El movimiento confirma que, más allá de los cambios de cargos, el grupo gobernante procura que ninguna posición estratégica quede sin un perfil alineado al proyecto estatal.
Que donde ya comenzaron las especulaciones es en la coordinación general de Mejora Coahuila, luego de que Gabriel Elizondo dejara el espacio para rendir protesta como senador. No son pocos los que levantaron la mano para quedarse con una estructura que tiene presencia en todo el estado y una fuerte operación territorial.
Dicen que en Palacio no hay prisa, pero sí lupa, porque quien llegue deberá garantizar continuidad a los programas sociales sin perder el ritmo político rumbo a los próximos compromisos electorales.
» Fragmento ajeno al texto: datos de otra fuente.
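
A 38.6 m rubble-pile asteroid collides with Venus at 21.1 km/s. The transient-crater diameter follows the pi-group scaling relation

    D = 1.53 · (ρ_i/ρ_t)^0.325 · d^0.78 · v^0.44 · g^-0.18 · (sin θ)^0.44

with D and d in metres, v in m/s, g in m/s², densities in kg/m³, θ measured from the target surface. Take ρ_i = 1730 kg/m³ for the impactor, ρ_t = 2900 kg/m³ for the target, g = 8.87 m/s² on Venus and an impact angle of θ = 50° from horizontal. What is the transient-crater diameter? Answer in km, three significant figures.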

Mientras tanto, los aspirantes ya hacen más llamadas que de costumbre.
Que en el PRI de Durango ya comenzaron a hablar de 2027 como si la campaña estuviera a la vuelta de la esquina. En Lerdo, Isabel Macías aprovechó el impulso que, aseguran, dejaron los resultados de Coahuila para mandar un mensaje interno: hay confianza en que el tricolor puede volver a competir con fuerza.
Lo interesante es que desde ahora se insiste en que las candidaturas no se definirán por compadrazgos, sino por cercanía con la ciudadanía. Habrá que ver si, llegado el momento, la famosa "baraja de perfiles" resiste la prueba de las negociaciones políticas.
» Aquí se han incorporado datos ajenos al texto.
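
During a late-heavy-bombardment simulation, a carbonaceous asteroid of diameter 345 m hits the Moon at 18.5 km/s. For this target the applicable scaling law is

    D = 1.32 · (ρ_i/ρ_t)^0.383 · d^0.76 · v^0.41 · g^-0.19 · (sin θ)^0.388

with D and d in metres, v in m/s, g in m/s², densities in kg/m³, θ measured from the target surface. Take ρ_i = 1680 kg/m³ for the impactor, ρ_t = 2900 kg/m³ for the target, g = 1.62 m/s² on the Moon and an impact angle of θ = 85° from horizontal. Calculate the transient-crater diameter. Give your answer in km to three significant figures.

D ≈ 4.65 km

In SI units: v = 18500 m/s.
(ρ_i/ρ_t)^0.383 = (1680/2900)^0.383 = 0.8113
d^0.76 = 345^0.76 = 84.87
v^0.41 = 18500^0.41 = 56.17
g^-0.19 = 1.62^-0.19 = 0.9124
(sin 85°)^0.388 = 0.9962^0.388 = 0.9985
D = 1.32 × 0.8113 × 84.87 × 56.17 × 0.9124 × 0.9985 = 4651 m
   = 4.651 km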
Que el relevo de prácticamente todo el comité municipal priista en Lerdo no es un simple cambio de nombres. La encomienda de la dirigencia estatal y de Susy Torrecillas es mantener presencia permanente en las colonias y comunidades, incluso sin elecciones en puerta. El mensaje también va dirigido a Morena: los priistas consideran que el desgaste del partido guinda por temas de inseguridad y violencia abre una ventana de oportunidad.
Ahora el reto será demostrar que esa estructura renovada puede traducirse en votos y no quedarse únicamente en buenas intenciones y reuniones de comité.